人は動物園に来て自分の知っている知識を再確認するだけで、何も学ばずに帰って行くと言われています。例え、それが誤った知識であっても…残念な話ですね。
 以下は当園のチンパンジーを調査している方に聞いた話です。チンパンジーの親子を見て、『チンパンジーとゴリラが仲良くしているね。』…テレビの影響でしょうか?子供のチンパンジーしか知らない人は、それがチンパンジーだと認識しているようです。おやつタイムにりんごやニンジンと一緒にみかんの皮を与えていると『みかんは飼育係が食べて、残り物をやってんねんで。』…チンパンジーはみかんの皮も大好きなんですが、自分が食べないものは誰も食べないに決まっているという発想なんでしょうか?

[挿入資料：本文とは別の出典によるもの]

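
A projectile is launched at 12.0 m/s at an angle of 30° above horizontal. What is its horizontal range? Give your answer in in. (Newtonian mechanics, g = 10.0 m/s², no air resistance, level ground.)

R = v₀² × sin(2θ) / g = 12.0² × sin(2 × 30°) / 10.0 = 144.0 × 0.866025 / 10.0 = 12.4708 m
R = 12.4708 m / 0.0254 = 491.0 in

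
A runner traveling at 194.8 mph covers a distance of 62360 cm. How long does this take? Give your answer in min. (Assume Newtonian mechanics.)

d = 62360 cm × 0.01 = 623.6 m
v = 194.8 mph × 0.44704 = 87.0834 m/s
t = d / v = 623.6 / 87.0834 = 7.16095 s
t = 7.16095 s / 60.0 = 0.1193 min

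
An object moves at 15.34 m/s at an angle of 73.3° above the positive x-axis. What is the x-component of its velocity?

vₓ = v cos(θ) = 15.34 × cos(73.3°) = 4.41 m/s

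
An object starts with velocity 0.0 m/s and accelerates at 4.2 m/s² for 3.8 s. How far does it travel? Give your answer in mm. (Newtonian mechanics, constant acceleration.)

d = v₀ × t + ½ × a × t² = 0.0 × 3.8 + 0.5 × 4.2 × 3.8² = 30.324 m
d = 30.324 m / 0.001 = 30320 mm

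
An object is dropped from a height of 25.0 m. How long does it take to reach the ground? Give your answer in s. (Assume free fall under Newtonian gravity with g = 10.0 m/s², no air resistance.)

t = √(2h/g) = √(2 × 25.0 / 10.0) = 2.236 s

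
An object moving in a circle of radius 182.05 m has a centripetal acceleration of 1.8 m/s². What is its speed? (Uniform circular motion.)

v = √(a_c × r) = √(1.8 × 182.05) = 18.1 m/s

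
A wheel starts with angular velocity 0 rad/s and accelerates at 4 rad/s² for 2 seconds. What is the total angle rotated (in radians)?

θ = ω₀t + ½αt² = 0×2 + ½×4×2² = 8.0 rad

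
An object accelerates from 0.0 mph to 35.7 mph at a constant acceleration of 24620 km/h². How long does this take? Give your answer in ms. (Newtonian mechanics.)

v₀ = 0.0 mph × 0.44704 = 0.0 m/s
v = 35.7 mph × 0.44704 = 15.9593 m/s
a = 24620 km/h² × 7.716049382716049e-05 = 1.89969 m/s²
t = (v - v₀) / a = (15.9593 - 0.0) / 1.89969 = 8.401 s
t = 8.401 s / 0.001 = 8401 ms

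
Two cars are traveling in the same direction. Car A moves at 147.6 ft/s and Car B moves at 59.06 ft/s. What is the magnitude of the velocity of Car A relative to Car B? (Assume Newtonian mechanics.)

v_rel = |v_A - v_B| = |147.6 - 59.06| = 88.54 ft/s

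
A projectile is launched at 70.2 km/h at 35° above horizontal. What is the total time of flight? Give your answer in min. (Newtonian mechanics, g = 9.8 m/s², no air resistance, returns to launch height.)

v₀ = 70.2 km/h × 0.2777777777777778 = 19.5 m/s
T = 2 × v₀ × sin(θ) / g = 2 × 19.5 × sin(35°) / 9.8 = 2 × 19.5 × 0.573576 / 9.8 = 2.2826 s
T = 2.2826 s / 60.0 = 0.03804 min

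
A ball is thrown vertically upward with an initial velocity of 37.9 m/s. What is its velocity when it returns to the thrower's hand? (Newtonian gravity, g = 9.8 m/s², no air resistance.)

By conservation of energy (no air resistance), the ball returns to the throw height with the same speed as launch, but directed downward.
|v_ground| = v₀ = 37.9 m/s
v_ground = 37.9 m/s (downward)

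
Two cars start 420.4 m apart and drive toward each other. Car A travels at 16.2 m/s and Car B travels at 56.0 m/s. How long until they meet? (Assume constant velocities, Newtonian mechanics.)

Combined speed: v_combined = 16.2 + 56.0 = 72.2 m/s
Time to meet: t = d/v_combined = 420.4/72.2 = 5.82 s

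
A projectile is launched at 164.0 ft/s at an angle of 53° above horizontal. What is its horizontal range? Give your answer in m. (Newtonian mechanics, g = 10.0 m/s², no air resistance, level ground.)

v₀ = 164.0 ft/s × 0.3048 = 49.9872 m/s
R = v₀² × sin(2θ) / g = 49.9872² × sin(2 × 53°) / 10.0 = 2498.72 × 0.961262 / 10.0 = 240.2 m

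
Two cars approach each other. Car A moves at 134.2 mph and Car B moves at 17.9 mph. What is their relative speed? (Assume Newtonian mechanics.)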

 僕はこれらの話を聞いて、展示の説明不足を痛感しました。『チンパンジー舎だから、チンパンジーがいるのが当たり前』『おやつタイムには、ダイナミックなチンパンジーを見て頂けるという自分の思いと、お客様の見方の差』こういったことを知らずに、ニーズに対応できていない展示を続けていては、新しい発見ができないのは当然ではないか!
 飼育係は、人と動物をつなげるのが仕事と考えています。担当動物の細かい変化を見逃さないよう常々接しています。同じように人と接することが十分でなかったのだと反省しました。お客様との会話の中に、いろんな情報を発見している今日この頃、みなさんも新しい事を発見しに動物園に来てくださいね。

(飼育課:早川 篤)

※おやつタイムはチンパンジー舎とオランウータン舎で、
 毎日(雨天中止)11:30 13:30 に実施しています。